CVE-2025-24311
An out-of-bounds read vulnerability exists in the cv_send_blockdata functionality of Dell ControlVault3 5.14.3.0. A specially crafted ControlVault API call can lead to an information leak. An attacker can issue an api call to trigger this vulnerability.
The versions below were either tested or verified to be vulnerable by Talos or confirmed to be vulnerable by the vendor.
Broadcom BCM5820X
Dell ControlVault3 5.14.3.0
Dell ControlVault3 Driver and Firmware prior to 5.15.10.14
Dell ControlVault3 Plus Driver and Firmware prior to 6.2.26.36
ControlVault3 - https://dell.com/ BCM5820X - https://www.broadcom.com/products/embedded-and-networking-processors/secure/bcm5820x
8.4 - CVSS:3.1/AV:L/AC:L/PR:L/UI:N/S:C/C:H/I:N/A:H
CWE-20 - Improper Input Validation
Dell ControlVault is a hardware based solution that can securely store passwords, biometric templates and security codes. It can interface with smart cards, Near-field Communication (NFC) devices and fingerprint readers. The hardware solution is based on the Broadcom BCM5820X chip series.

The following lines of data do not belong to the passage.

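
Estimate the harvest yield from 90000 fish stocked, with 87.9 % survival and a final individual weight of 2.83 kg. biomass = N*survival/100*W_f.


Survivors = 90000 * 87.9/100 = 79110 fish
Harvest biomass = survivors * W_f = 79110 * 2.83 = 223881.3 kg

223881.3 kg


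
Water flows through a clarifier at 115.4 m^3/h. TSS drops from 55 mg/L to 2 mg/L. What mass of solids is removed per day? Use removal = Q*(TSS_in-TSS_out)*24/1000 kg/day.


Concentration drop: TSS_in - TSS_out = 55 - 2 = 53 mg/L
Hourly solids removed = Q * dTSS = 115.4 m^3/h * 53 mg/L = 6116.2 g/h  (m^3/h * mg/L = g/h)
Daily solids removed = 6116.2 * 24 = 146788.8 g/day
Convert g to kg: 146788.8 / 1000 = 146.7888 kg/day

146.7888 kg/day


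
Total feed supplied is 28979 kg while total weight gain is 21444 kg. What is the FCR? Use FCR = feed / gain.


FCR = feed consumed / weight gained
FCR = 28979 kg / 21444 kg = 1.35138

1.35138


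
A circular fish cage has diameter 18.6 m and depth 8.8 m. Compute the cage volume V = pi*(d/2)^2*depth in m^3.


r = d/2 = 18.6/2 = 9.3 m
Base area = pi*r^2 = pi*9.3^2 = 271.71635 m^2
Volume = 271.71635 * 8.8 = 2391.1 m^3

2391.1 m^3


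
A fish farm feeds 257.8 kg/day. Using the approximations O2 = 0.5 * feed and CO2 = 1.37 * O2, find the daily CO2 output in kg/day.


O2 = 257.8 * 0.5 = 128.9
CO2 = 128.9 * 1.37 = 176.593

176.593 kg/day


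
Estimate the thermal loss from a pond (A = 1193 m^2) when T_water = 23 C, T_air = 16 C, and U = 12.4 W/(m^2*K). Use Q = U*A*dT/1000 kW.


Temperature difference dT = 23 - 16 = 7 K
Heat loss (W) = U * A * dT = 12.4 * 1193 * 7 = 103552.4 W
Convert to kW: 103552.4 / 1000 = 103.5524 kW

103.5524 kW


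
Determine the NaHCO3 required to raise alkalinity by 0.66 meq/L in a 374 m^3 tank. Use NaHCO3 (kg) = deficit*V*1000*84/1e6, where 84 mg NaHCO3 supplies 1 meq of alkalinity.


Tank volume in L = 374 m^3 * 1000 = 374000 L
Total meq required = 0.66 meq/L * 374000 L = 246840 meq
NaHCO3 mass = 246840 meq * 84 mg/meq / 1e6 = 20.7346 kg

20.7346 kg


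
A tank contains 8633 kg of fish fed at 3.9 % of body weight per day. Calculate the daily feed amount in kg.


Feeding rate fraction = 3.9% / 100 = 0.039
Daily feed = 8633 kg * 0.039 = 336.687 kg/day

336.687 kg/day


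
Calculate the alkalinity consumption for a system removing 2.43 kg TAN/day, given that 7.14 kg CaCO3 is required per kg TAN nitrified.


Alkalinity factor: 7.14 kg CaCO3 consumed per kg TAN nitrified
alk = 2.43 kg TAN * 7.14 = 17.3502 kg CaCO3/day

17.3502 kg CaCO3/day


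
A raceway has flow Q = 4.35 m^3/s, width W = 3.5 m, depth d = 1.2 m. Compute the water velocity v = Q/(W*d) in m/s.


Cross-sectional area = W * d = 3.5 * 1.2 = 4.2 m^2
Velocity = Q / A = 4.35 / 4.2 = 1.03571 m/s

1.03571 m/s


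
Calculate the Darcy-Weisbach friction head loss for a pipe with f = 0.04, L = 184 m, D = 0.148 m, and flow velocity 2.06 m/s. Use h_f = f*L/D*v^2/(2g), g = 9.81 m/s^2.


v^2 = 2.06^2 = 4.2436 m^2/s^2
L/D = 184/0.148 = 1243.2432
h_f = f*(L/D)*v^2/(2g) = 0.04 * 1243.2432 * 4.2436 / 19.62 = 10.756 m

10.756 m


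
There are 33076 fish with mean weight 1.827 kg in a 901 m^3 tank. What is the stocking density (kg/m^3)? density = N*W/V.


Total biomass = 33076 fish * 1.827 kg = 60429.852 kg
Density = total biomass / volume = 60429.852 / 901 = 67.0698 kg/m^3

67.0698 kg/m^3


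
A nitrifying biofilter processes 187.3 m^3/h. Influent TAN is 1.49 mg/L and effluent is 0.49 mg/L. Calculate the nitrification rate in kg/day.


Concentration drop: TAN_in - TAN_out = 1.49 - 0.49 = 1 mg/L
Hourly TAN removed = Q * dTAN = 187.3 m^3/h * 1 mg/L = 187.3 g/h  (m^3/h * mg/L = g/h)
Daily TAN removed = 187.3 * 24 = 4495.2 g/day
Convert to kg/day: 4495.2 / 1000 = 4.4952 kg/day

4.4952 kg/day


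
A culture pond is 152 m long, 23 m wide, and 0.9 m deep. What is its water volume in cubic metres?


Base area = L * W = 152 * 23 = 3496 m^2
Volume = area * depth = 3496 * 0.9 = 3146.4 m^3

3146.4 m^3


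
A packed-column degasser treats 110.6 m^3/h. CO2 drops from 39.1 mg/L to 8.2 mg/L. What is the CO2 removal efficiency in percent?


CO2_out / CO2_in = 8.2 / 39.1 = 0.20971867
Fraction remaining = 0.20971867
efficiency = (1 - 0.20971867) * 100 = 79.0281 %

79.0281 %


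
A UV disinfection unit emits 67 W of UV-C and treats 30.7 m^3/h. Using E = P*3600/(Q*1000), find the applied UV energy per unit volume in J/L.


Energy delivered per hour = 67 W * 3600 s = 241200 J/h
Volume treated per hour = 30.7 m^3/h * 1000 = 30700 L/h
dose = 241200 / 30700 = 7.85668 J/L

7.85668 J/L


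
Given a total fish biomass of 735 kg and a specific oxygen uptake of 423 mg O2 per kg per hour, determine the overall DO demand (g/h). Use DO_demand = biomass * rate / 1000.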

On windows, any low privilege user can interface with the ControlVault3 hardware. In order to do so, a userland dll bcmbipdll.dll can be used to talk with the device driver cvusbdrv.sys which in turns talk over USB to the ARM firmware running on the BCM5820X chip implementing the secure context. First, a session needs to be created calling the cv_open function, which will return a pointer to a session object. This session object lives in a dedicated heap of ARM Firmawre
Firmware side, the cv_send_blockdata functions appears to be incomplete / unimplemented and only compute an XOR checksum. It takes three parameters: a data pointer, a size and a value:
int __fastcall cv_send_blockdata(int size, unsigned __int8 *src, int expected_value)
{
if ( rolling_xor(size, src) == expected_value )
return 0;
else
return 0x47;
}
Upon invokation, size bytes will be xored in the rolling xor from the src pointer, and then compared with the expected_value provided. Using the cv_send_blockdata function exported by bcmbipdll.dll, the size field is checked computer side to be sure it is within allowed range but if the function is directly invoked via its command_code (0x55) it is possible to provide an arbitrary size value leading to an out-of-bound read past the end of the data that was provied. It then becomes possible to use this function as an xor-oracle (akin to padding oracle attacks to crypto systems) where one can try the whole range of expected values until the proper value is found, thus revealing one byte of data. This attack is successful as long as the data read out of bound remains the same in between function calls.
Due to the constraint mentioned above, only a limited amount of data can be leaked. From our testing it appears that around 0x466c bytes can be leaked, which consist of the CV_COMMAND_BUF, CV_HEAP, CV_PERSISTED_FP, and other global data structures. The CV_COMMAND_BUF is not cleared between function invokation, and thus can leak sensitive information from past API calls. The CV_HEAP structures contains object that were created dynmaically and user sessions, both potentially containing sensitive information. Further, this OOB-read can also be used as a denial of service if the provided size field is made very large, leading to the rolling xor trying to read data in an unmapped memory region.
Vendor advisory: https://www.dell.com/support/kbdoc/en-us/000276106/dsa-2025-053
2024-12-18 - Vendor Disclosure
2025-06-13 - Vendor Patch Release
2025-08-09 - Public Release
Discovered by Philippe Laulheret of Cisco Talos.